Winkler Prins Encyclopedie

E. de Bruyne, G.B.J. Hiltermann en H.R. Hoetink (1947)

Gepubliceerd op 18-10-2023

HARMONIE

betekenis & definitie

(van Grieks αρμονια, harmonia, van αρμοζω, harmozo, passend verbonden zijn) (1) is het aangepast zijn van een of meer zelfstandige elementen aan de omgeving en aan elkaar. In algemene zin is het woord gangbaar voor de goede verhouding van activiteit van interne organen, en voor de goede instelling van het dier op het milieu, bijv. van een paling afwisselend op zoeten op zoutwater.

In de normale rusttoestand van het levende wezen bestaat er een eenparige, gerichte wisselwerking tussen organen, door inwendige grenzen heen (vliezen, vaatwanden) en tussen het dier en het milieu, door de huid en de kieuwen heen.
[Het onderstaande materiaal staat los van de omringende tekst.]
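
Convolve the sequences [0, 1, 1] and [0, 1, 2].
y[0] = 0×0 = 0; y[1] = 0×1 + 1×0 = 0; y[2] = 0×2 + 1×1 + 1×0 = 1; y[3] = 1×2 + 1×1 = 3; y[4] = 1×2 = 2

[0, 0, 1, 3, 2]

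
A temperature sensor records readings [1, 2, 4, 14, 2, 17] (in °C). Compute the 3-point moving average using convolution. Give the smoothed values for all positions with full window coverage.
3-point moving average kernel = [1, 1, 1]. Apply in 'valid' mode (full window coverage): avg[0] = (1 + 2 + 4) / 3 = 2.33; avg[1] = (2 + 4 + 14) / 3 = 6.67; avg[2] = (4 + 14 + 2) / 3 = 6.67; avg[3] = (14 + 2 + 17) / 3 = 11.0. Smoothed values: [2.33, 6.67, 6.67, 11.0]

[2.33, 6.67, 6.67, 11.0]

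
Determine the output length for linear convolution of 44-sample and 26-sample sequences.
Linear/full convolution length: m + n - 1 = 44 + 26 - 1 = 69

69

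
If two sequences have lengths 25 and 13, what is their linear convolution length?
Linear/full convolution length: m + n - 1 = 25 + 13 - 1 = 37

37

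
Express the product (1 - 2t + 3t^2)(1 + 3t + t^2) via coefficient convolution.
Ascending coefficients: a = [1, -2, 3], b = [1, 3, 1]. c[0] = 1×1 = 1; c[1] = 1×3 + -2×1 = 1; c[2] = 1×1 + -2×3 + 3×1 = -2; c[3] = -2×1 + 3×3 = 7; c[4] = 3×1 = 3. Result coefficients: [1, 1, -2, 7, 3] → 1 + t - 2t^2 + 7t^3 + 3t^4

1 + t - 2t^2 + 7t^3 + 3t^4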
Dat zijn de constante processen van ademhaling, voeding, warmtebeweging en vochtbeweging. De specifieke doorlaatbaarheid van alle grenslagen is voor de harmonie in deze wisselwerking van groot belang.

Deze physiologische schijnbare rust is een samenhangend geheel van stationnaire toestanden, van rust en van gerichte beweging, zij is harmonie genoemd in tegenstelling tot de rust in de dode stof, die evenwicht heet en waarin hoogstens ongeordende gelijke bewegingen voorkomen. De begrippen evenwicht en harmonie zijn natuurkundig scherp bepaald en vatbaar voor practisch en theoretisch onderzoek. Zulk onderzoek voor de harmonie, de „stationnaire toestanden”, is de laatste jaren zowel aan plantaardig en dierlijk levend materiaal als in laboratoriumtoestellen gedaan door W. J. V. Osterhout, H.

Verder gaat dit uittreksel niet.